Reorder List

The intuition of this algorithm comes from the question structure itself — its an easy problem to solve if we were using arrays instead of linked lists. If this was an array problem, we would simply take a $right$ pointer and decrement it so why not do that for the LL as well.

We start with the intuition of reversing the linked list, but how much of the LL do we reverse?
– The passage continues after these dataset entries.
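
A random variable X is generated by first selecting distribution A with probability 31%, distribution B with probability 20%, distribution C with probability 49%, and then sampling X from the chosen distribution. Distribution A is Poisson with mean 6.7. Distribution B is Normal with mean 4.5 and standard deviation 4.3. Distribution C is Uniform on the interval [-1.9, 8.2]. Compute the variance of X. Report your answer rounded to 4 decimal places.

12.3334

Per component, A: μ=6.7, E[X²]=51.59; B: μ=4.5, E[X²]=38.74; C: μ=3.15, E[X²]=18.4233.
E[X] = 0.31·6.7 + 0.2·4.5 + 0.49·3.15 = 4.5205.
E[X²] = 0.31·51.59 + 0.2·38.74 + 0.49·18.4233 = 32.7683.
Var(X) = E[X²] − (E[X])² = 32.7683 − 20.4349 = 12.3334.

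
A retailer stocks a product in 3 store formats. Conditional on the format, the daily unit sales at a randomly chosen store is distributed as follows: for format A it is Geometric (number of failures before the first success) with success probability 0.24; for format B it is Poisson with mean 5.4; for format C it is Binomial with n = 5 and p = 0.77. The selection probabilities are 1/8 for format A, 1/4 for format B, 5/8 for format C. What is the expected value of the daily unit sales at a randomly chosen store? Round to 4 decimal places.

4.1521

Component means — A: 3.16667; B: 5.4; C: 3.85.
E[X] = 0.125·3.16667 + 0.25·5.4 + 0.625·3.85 = 4.15208.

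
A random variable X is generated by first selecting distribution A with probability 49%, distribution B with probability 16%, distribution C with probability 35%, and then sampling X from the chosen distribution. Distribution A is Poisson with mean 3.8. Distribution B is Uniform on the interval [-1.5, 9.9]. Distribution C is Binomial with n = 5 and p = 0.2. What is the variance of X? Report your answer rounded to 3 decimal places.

Per component, A: μ=3.8, E[X²]=18.24; B: μ=4.2, E[X²]=28.47; C: μ=1, E[X²]=1.8.
E[X] = 0.49·3.8 + 0.16·4.2 + 0.35·1 = 2.884.
E[X²] = 0.49·18.24 + 0.16·28.47 + 0.35·1.8 = 14.1228.
Var(X) = E[X²] − (E[X])² = 14.1228 − 8.31746 = 5.80534.

5.805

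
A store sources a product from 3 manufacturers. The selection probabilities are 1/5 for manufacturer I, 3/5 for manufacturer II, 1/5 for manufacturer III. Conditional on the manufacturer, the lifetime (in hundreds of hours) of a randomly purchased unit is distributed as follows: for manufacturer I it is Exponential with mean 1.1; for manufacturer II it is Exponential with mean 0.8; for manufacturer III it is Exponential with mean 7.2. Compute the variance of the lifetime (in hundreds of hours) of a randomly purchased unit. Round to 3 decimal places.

Per component, I: μ=1.1, E[X²]=2.42; II: μ=0.8, E[X²]=1.28; III: μ=7.2, E[X²]=103.68.
E[X] = 0.2·1.1 + 0.6·0.8 + 0.2·7.2 = 2.14.
E[X²] = 0.2·2.42 + 0.6·1.28 + 0.2·103.68 = 21.988.
Var(X) = E[X²] − (E[X])² = 21.988 − 4.5796 = 17.4084.

17.408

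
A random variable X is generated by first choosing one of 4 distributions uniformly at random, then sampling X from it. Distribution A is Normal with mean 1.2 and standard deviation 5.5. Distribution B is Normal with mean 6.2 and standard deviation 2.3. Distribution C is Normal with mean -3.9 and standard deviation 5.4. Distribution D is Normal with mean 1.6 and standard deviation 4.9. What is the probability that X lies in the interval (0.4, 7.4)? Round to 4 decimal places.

0.4486

Conditional on each component, P(0.4 < X < 7.4): A: 0.42801; B: 0.693235; C: 0.194737; D: 0.478461.
By total probability, P(0.4 < X < 7.4) = 0.25·0.42801 + 0.25·0.693235 + 0.25·0.194737 + 0.25·0.478461 = 0.448611.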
Going halfway makes the most sense so we can use a slow-fast pointer approach to find the middle node of the LL.

From there we merge the two LL’s by using temp variables to store the head and tails .next node.

class ListNode:
    def __init__(self, val=0, next=None):
        self.val = val
        self.next = next

class Solution:
    def reorderList(self, head: Optional[ListNode]) -> None:
        slow, fast = head, head.next

        # slow reaches the middle of the LL
        while fast and fast.next:
            slow = slow.next
            fast = fast.next.next
        
        second_half = slow.next
        slow.next = None    # cuts first half off to make 2 seperate lists

        second_half = self.reverse(second_half)

        curr = head

        # merge algorithm
        while second_half:
            t1, t2 = curr.next, second_half.next
            
            curr.next = second_half
            second_half.next = t1

            # iterate to the next node in both lists
            curr, second_half = t1, t2
        
    def reverse(self, head: Optional[ListNode]) -> Optional[ListNode]:
        prev = None
        curr = head
        next = head

        while next != None:
            next = curr.next
            curr.next = prev
            prev = curr
            curr = next
        
        return prev